Villagers in Tachileik District, eastern Shan State have had to relocate their homes as a result of negative environmental impact of gold mining on the area.
Some residents in Na Hai Long village, in Tar Lay sub-township, have said that sand and sediment—mining waste—deposited in streams, and subsequently into paddy fields, has made the risk of flooding to the area imminent and forced those with homes along the streams to move.
One local who had to move his home said that gold extraction is “getting worse every day.”
“I have a house in this village. I have a paddy field. We have had to relocate the house… and come back to work on our paddy field in the daytime,” he explained.
Local man Sai Liow said that the areas near the stream were no longer safe to live, and recalled a long community battle to stop gold mining around Nai Hai Long, which began in 2007.
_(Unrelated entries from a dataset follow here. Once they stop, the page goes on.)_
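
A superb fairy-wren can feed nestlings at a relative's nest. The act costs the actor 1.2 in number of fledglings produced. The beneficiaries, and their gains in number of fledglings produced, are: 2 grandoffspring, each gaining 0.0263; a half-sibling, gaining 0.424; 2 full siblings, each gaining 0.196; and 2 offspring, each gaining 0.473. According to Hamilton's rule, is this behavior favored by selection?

No

Hamilton's rule: the trait is favored when the sum of r·B over every recipient exceeds the actor's cost C.
r to a grandoffspring = 0.25 (two parent–offspring links: r = (1/2)^2 = 1/4).
r to a half-sibling = 0.25 (half-sibs share one parent — one path of length 2: r = (1/2)^2 = 1/4).
r to a full sibling = 0.5 (full sibs share both parents — two paths of length 2: r = 2·(1/2)^2 = 1/2).
r to an offspring = 1/2 (one parent–offspring link: r = (1/2)^1 = 1/2).
Summing one r·B term per recipient: 2·0.25·0.0263 + 1·0.25·0.424 + 2·0.5·0.196 + 2·0.5·0.473 = 0.78815.
0.78815 < 1.2: the indirect benefit is less than the cost.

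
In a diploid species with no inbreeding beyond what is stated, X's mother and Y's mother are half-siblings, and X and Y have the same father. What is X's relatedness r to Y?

0.3125

Wright's path rule: contributions from independent ancestry routes add.
X and Y are related in two ways: half first cousins through their mothers (r = 1/16) and half-sibs through their shared father (r = 1/4).
r = 1/16 + 1/4 = 0.3125.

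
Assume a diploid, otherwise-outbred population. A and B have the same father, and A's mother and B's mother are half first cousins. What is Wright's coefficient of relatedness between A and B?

0.265625

Wright's path rule: contributions from independent ancestry routes add.
A and B are related in two ways: half-sibs through their shared father (r = 1/4) and half second cousins through their mothers (r = 1/64).
r = 1/4 + 1/64 = 17/64 = 0.265625.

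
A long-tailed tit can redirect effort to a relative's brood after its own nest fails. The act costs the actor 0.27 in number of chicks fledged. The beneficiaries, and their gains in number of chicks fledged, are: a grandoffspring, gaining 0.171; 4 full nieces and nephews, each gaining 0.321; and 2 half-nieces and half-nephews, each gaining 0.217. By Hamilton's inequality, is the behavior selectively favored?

Yes

Hamilton's rule: the trait is favored when the sum of r·B over every recipient exceeds the actor's cost C.
r to a grandoffspring = 0.25 (two parent–offspring links: r = (1/2)^2 = 1/4).
r to a full niece or nephew = 1/4 (full aunt/uncle↔niece/nephew: two paths of length 3 through the shared grandparent pair: r = 2·(1/2)^3 = 1/4).
r to a half-niece or half-nephew = 1/8 (half-aunt/uncle↔niece/nephew: one path of length 3: r = (1/2)^3 = 1/8).
Summing one r·B term per recipient: 1·0.25·0.171 + 4·0.25·0.321 + 2·0.125·0.217 = 0.418.
0.418 > 0.27: the indirect benefit exceeds the cost.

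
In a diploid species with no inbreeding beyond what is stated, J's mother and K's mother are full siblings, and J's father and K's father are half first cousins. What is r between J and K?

Independent pedigree routes through distinct common ancestors add.
J and K are related in two ways: first cousins through their mothers (r = 1/8) and half second cousins through their fathers (r = 1/64).
r = 1/8 + 1/64 = 9/64 = 0.140625.

0.140625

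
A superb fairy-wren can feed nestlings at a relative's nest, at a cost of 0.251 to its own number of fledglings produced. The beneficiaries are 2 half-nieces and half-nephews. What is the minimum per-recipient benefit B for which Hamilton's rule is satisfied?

1.004

r to a half-niece or half-nephew = 1/8 (half-aunt/uncle↔niece/nephew: one path of length 3: r = (1/2)^3 = 1/8).
Hamilton's rule with n recipients of equal r: n·r·B > C, so B > C/(n·r) = 0.251/(2·0.125) = 1.004.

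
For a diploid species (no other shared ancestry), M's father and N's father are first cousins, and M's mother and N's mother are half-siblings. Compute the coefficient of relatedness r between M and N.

0.09375

Independent pedigree routes through distinct common ancestors add.
M and N are related in two ways: second cousins through their fathers (r = 1/32) and half first cousins through their mothers (r = 1/16).
r = 1/32 + 1/16 = 0.09375.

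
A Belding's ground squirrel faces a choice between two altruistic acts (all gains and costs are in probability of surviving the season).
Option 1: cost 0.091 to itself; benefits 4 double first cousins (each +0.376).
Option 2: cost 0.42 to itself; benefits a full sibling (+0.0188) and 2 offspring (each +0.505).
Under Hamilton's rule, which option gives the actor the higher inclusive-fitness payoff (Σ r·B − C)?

Option 1

Option 1: r to a double first cousin = 0.25.
Option 1: Σ r·B − C = (4·0.25·0.376) − 0.091 = 0.285.
Option 2: r to a full sibling = 0.5.
Option 2: r to an offspring = 0.5.
Option 2: Σ r·B − C = (1·0.5·0.0188 + 2·0.5·0.505) − 0.42 = 0.0944.
Option 1 has the higher net inclusive-fitness payoff.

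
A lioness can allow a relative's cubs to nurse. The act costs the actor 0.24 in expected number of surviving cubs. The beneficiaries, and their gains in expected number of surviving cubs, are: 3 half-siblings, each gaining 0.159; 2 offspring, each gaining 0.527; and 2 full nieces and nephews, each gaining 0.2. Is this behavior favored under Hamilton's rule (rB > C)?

Yes

Hamilton's rule: the trait is favored when the sum of r·B over every recipient exceeds the actor's cost C.
r to a half-sibling = 1/4 (half-sibs share one parent — one path of length 2: r = (1/2)^2 = 1/4).
r to an offspring = 1/2 (one parent–offspring link: r = (1/2)^1 = 1/2).
r to a full niece or nephew = 0.25 (full aunt/uncle↔niece/nephew: two paths of length 3 through the shared grandparent pair: r = 2·(1/2)^3 = 1/4).
Summing one r·B term per recipient: 3·0.25·0.159 + 2·0.5·0.527 + 2·0.25·0.2 = 0.74625.
0.74625 > 0.24: the indirect benefit exceeds the cost.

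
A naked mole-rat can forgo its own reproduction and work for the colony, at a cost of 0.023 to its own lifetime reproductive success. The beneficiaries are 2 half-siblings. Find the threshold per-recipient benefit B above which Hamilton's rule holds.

r to a half-sibling = 1/4 (half-sibs share one parent — one path of length 2: r = (1/2)^2 = 1/4).
Hamilton's rule with n recipients of equal r: n·r·B > C, so B > C/(n·r) = 0.023/(2·0.25) = 0.046.

0.046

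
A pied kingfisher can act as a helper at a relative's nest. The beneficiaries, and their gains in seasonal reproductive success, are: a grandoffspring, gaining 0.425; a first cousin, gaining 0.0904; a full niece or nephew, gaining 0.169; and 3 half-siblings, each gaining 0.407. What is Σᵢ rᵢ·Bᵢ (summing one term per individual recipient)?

0.46505

r to a grandoffspring = 0.25 (two parent–offspring links: r = (1/2)^2 = 1/4).
r to a first cousin = 0.125 (first cousins share one grandparent pair — two paths of length 4: r = 2·(1/2)^4 = 1/8).
r to a full niece or nephew = 1/4 (full aunt/uncle↔niece/nephew: two paths of length 3 through the shared grandparent pair: r = 2·(1/2)^3 = 1/4).
r to a half-sibling = 0.25 (half-sibs share one parent — one path of length 2: r = (1/2)^2 = 1/4).
Summing one r·B term per recipient: 1·0.25·0.425 + 1·0.125·0.0904 + 1·0.25·0.169 + 3·0.25·0.407 = 0.46505.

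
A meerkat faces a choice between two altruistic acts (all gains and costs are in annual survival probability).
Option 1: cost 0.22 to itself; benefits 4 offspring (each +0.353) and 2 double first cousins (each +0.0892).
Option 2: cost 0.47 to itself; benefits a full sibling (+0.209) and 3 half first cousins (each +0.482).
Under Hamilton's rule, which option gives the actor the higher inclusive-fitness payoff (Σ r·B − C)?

Option 1

Option 1: r to an offspring = 0.5.
Option 1: r to a double first cousin = 0.25.
Option 1: Σ r·B − C = (4·0.5·0.353 + 2·0.25·0.0892) − 0.22 = 0.5306.
Option 2: r to a full sibling = 0.5.
Option 2: r to a half first cousin = 0.0625.
Option 2: Σ r·B − C = (1·0.5·0.209 + 3·0.0625·0.482) − 0.47 = -0.275125.
Option 1 has the higher net inclusive-fitness payoff.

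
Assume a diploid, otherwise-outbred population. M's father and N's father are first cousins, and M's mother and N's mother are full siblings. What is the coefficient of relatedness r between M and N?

0.15625

With two independent routes of shared ancestry, r is the sum of the two contributions.
M and N are related in two ways: second cousins through their fathers (r = 1/32) and first cousins through their mothers (r = 1/8).
r = 1/32 + 1/8 = 5/32 = 0.15625.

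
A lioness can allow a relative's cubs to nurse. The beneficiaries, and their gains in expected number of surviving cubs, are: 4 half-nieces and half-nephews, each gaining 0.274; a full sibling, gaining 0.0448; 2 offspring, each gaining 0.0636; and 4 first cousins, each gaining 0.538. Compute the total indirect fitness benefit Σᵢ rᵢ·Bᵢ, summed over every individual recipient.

r to a half-niece or half-nephew = 0.125 (half-aunt/uncle↔niece/nephew: one path of length 3: r = (1/2)^3 = 1/8).
r to a full sibling = 1/2 (full sibs share both parents — two paths of length 2: r = 2·(1/2)^2 = 1/2).
r to an offspring = 0.5 (one parent–offspring link: r = (1/2)^1 = 1/2).
r to a first cousin = 1/8 (first cousins share one grandparent pair — two paths of length 4: r = 2·(1/2)^4 = 1/8).
Summing one r·B term per recipient: 4·0.125·0.274 + 1·0.5·0.0448 + 2·0.5·0.0636 + 4·0.125·0.538 = 0.492.

0.492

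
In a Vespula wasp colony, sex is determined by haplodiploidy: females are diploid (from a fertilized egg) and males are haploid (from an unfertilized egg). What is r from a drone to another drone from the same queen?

0.5

Haploid brothers each carry a random half of the queen's diploid genome, so on average they share half: r = 1/2.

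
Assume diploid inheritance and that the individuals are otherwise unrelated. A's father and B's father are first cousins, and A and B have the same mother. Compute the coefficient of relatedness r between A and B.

Independent pedigree routes through distinct common ancestors add.
A and B are related in two ways: second cousins through their fathers (r = 1/32) and half-sibs through their shared mother (r = 1/4).
r = 1/32 + 1/4 = 9/32 = 0.28125.

0.28125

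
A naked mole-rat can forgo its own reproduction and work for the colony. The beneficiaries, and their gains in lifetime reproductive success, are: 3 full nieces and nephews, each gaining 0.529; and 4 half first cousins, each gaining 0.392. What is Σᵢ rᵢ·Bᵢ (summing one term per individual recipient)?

r to a full niece or nephew = 0.25 (full aunt/uncle↔niece/nephew: two paths of length 3 through the shared grandparent pair: r = 2·(1/2)^3 = 1/4).
r to a half first cousin = 0.0625 (half first cousins share one grandparent — one path of length 4: r = (1/2)^4 = 1/16).
Summing one r·B term per recipient: 3·0.25·0.529 + 4·0.0625·0.392 = 0.49475.

0.49475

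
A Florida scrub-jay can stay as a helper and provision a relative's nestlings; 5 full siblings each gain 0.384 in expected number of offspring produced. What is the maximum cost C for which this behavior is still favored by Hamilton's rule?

r to a full sibling = 0.5 (full sibs share both parents — two paths of length 2: r = 2·(1/2)^2 = 1/2).
Hamilton's rule: n·r·B > C, so the trait is favored while C < n·r·B = 5·0.5·0.384 = 0.96.

0.96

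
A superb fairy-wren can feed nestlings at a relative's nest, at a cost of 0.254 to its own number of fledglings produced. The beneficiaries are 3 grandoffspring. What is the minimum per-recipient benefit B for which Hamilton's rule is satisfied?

0.3387

r to a grandoffspring = 1/4 (two parent–offspring links: r = (1/2)^2 = 1/4).
Hamilton's rule with n recipients of equal r: n·r·B > C, so B > C/(n·r) = 0.254/(3·0.25) = 0.3387.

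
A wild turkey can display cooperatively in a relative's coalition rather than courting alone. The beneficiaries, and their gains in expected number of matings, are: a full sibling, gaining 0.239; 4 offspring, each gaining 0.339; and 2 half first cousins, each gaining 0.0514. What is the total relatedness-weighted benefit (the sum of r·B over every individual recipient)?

0.803925

r to a full sibling = 0.5 (full sibs share both parents — two paths of length 2: r = 2·(1/2)^2 = 1/2).
r to an offspring = 0.5 (one parent–offspring link: r = (1/2)^1 = 1/2).
r to a half first cousin = 1/16 (half first cousins share one grandparent — one path of length 4: r = (1/2)^4 = 1/16).
Summing one r·B term per recipient: 1·0.5·0.239 + 4·0.5·0.339 + 2·0.0625·0.0514 = 0.803925.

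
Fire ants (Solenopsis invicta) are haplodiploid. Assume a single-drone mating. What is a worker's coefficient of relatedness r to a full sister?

0.75

Haplodiploid full sisters inherit their father's entire haploid genome identically (contributing 1/2) and on average half of their mother's contribution (1/2 · 1/2 = 1/4); r = 1/2 + 1/4 = 3/4.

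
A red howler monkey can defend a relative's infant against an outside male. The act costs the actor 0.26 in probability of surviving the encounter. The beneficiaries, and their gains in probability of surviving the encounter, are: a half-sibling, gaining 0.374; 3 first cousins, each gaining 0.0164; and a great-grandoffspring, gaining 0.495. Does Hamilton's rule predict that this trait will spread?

No

Hamilton's rule: the trait is favored when the sum of r·B over every recipient exceeds the actor's cost C.
r to a half-sibling = 1/4 (half-sibs share one parent — one path of length 2: r = (1/2)^2 = 1/4).
r to a first cousin = 0.125 (first cousins share one grandparent pair — two paths of length 4: r = 2·(1/2)^4 = 1/8).
r to a great-grandoffspring = 0.125 (three parent–offspring links: r = (1/2)^3 = 1/8).
Summing one r·B term per recipient: 1·0.25·0.374 + 3·0.125·0.0164 + 1·0.125·0.495 = 0.161525.
0.161525 < 0.26: the indirect benefit is less than the cost.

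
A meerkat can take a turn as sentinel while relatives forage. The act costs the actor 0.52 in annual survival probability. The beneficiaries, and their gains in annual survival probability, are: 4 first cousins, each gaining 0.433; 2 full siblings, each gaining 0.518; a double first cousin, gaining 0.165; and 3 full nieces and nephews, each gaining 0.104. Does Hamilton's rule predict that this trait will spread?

Yes

Hamilton's rule: the trait is favored when the sum of r·B over every recipient exceeds the actor's cost C.
r to a first cousin = 0.125 (first cousins share one grandparent pair — two paths of length 4: r = 2·(1/2)^4 = 1/8).
r to a full sibling = 0.5 (full sibs share both parents — two paths of length 2: r = 2·(1/2)^2 = 1/2).
r to a double first cousin = 0.25 (double first cousins share both grandparent pairs — four paths of length 4: r = 4·(1/2)^4 = 1/4).
r to a full niece or nephew = 1/4 (full aunt/uncle↔niece/nephew: two paths of length 3 through the shared grandparent pair: r = 2·(1/2)^3 = 1/4).
Summing one r·B term per recipient: 4·0.125·0.433 + 2·0.5·0.518 + 1·0.25·0.165 + 3·0.25·0.104 = 0.85375.
0.85375 > 0.52: the indirect benefit exceeds the cost.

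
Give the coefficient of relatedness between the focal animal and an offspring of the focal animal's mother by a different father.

Each parent–offspring link contributes a factor of 1/2, and independent paths through distinct common ancestors add.
Half-sibs share one parent — one path of length 2: r = (1/2)^2 = 1/4.

0.25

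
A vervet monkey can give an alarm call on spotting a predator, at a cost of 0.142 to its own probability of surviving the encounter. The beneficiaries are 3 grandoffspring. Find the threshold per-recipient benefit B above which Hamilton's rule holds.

r to a grandoffspring = 1/4 (two parent–offspring links: r = (1/2)^2 = 1/4).
Hamilton's rule with n recipients of equal r: n·r·B > C, so B > C/(n·r) = 0.142/(3·0.25) = 0.1893.

0.1893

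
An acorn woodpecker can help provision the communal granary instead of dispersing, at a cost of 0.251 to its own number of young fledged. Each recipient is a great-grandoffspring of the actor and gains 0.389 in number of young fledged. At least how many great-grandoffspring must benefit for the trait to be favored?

6

r to a great-grandoffspring = 1/8 (three parent–offspring links: r = (1/2)^3 = 1/8).
Hamilton's rule: n·r·B > C  ⇒  n > C/(r·B) = 0.251/(0.125·0.389) = 5.162.
The smallest integer exceeding 5.162 is 6.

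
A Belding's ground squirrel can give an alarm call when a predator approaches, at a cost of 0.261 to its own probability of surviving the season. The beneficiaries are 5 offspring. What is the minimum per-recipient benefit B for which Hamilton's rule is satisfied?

r to an offspring = 1/2 (one parent–offspring link: r = (1/2)^1 = 1/2).
Hamilton's rule with n recipients of equal r: n·r·B > C, so B > C/(n·r) = 0.261/(5·0.5) = 0.1044.

0.1044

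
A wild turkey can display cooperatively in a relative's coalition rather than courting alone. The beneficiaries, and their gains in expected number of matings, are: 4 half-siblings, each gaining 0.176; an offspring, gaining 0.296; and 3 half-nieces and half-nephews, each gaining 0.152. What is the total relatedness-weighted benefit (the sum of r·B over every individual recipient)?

r to a half-sibling = 1/4 (half-sibs share one parent — one path of length 2: r = (1/2)^2 = 1/4).
r to an offspring = 1/2 (one parent–offspring link: r = (1/2)^1 = 1/2).
r to a half-niece or half-nephew = 1/8 (half-aunt/uncle↔niece/nephew: one path of length 3: r = (1/2)^3 = 1/8).
Summing one r·B term per recipient: 4·0.25·0.176 + 1·0.5·0.296 + 3·0.125·0.152 = 0.381.

0.381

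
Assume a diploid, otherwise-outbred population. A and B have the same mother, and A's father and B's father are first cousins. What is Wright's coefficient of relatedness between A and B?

0.28125

Wright's path rule: contributions from independent ancestry routes add.
A and B are related in two ways: half-sibs through their shared mother (r = 1/4) and second cousins through their fathers (r = 1/32).
r = 1/4 + 1/32 = 9/32 = 0.28125.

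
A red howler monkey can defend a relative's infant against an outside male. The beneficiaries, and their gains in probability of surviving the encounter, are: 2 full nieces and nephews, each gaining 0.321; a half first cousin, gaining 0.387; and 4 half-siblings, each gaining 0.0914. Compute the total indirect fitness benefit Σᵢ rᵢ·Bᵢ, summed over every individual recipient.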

His father, 54-year-old Loong Sarm, was shot dead by Burma Army soldiers in 2015, while he was trying to monitor the activities of the Loi Kham Long mining company. He was unarmed, but soldiers claimed they shot in self-defense. The Loi Kham Long company had been ordered by the government to stop mining the year before due to negative impacts on villagers’ health and farms, but had continued extracting gold.
Photos by – SHAN/
“We have demanded that the gold extraction stop. My father sacrificed his life for it. The government hasn’t taken action against it,” Sai Liow told SHAN, adding that mining has continued and the demands of locals have been ignored. Respective authorities have not come to observe the situation on the ground, he said.
At the time of Loong Sarm’s death, villagers had only been compensated for around half of the hundreds of acres of farmland made unusable due to mining waste.
It was previously estimated that some nine companies were mining for gold in eastern Shan State, many operating without official permission to do so.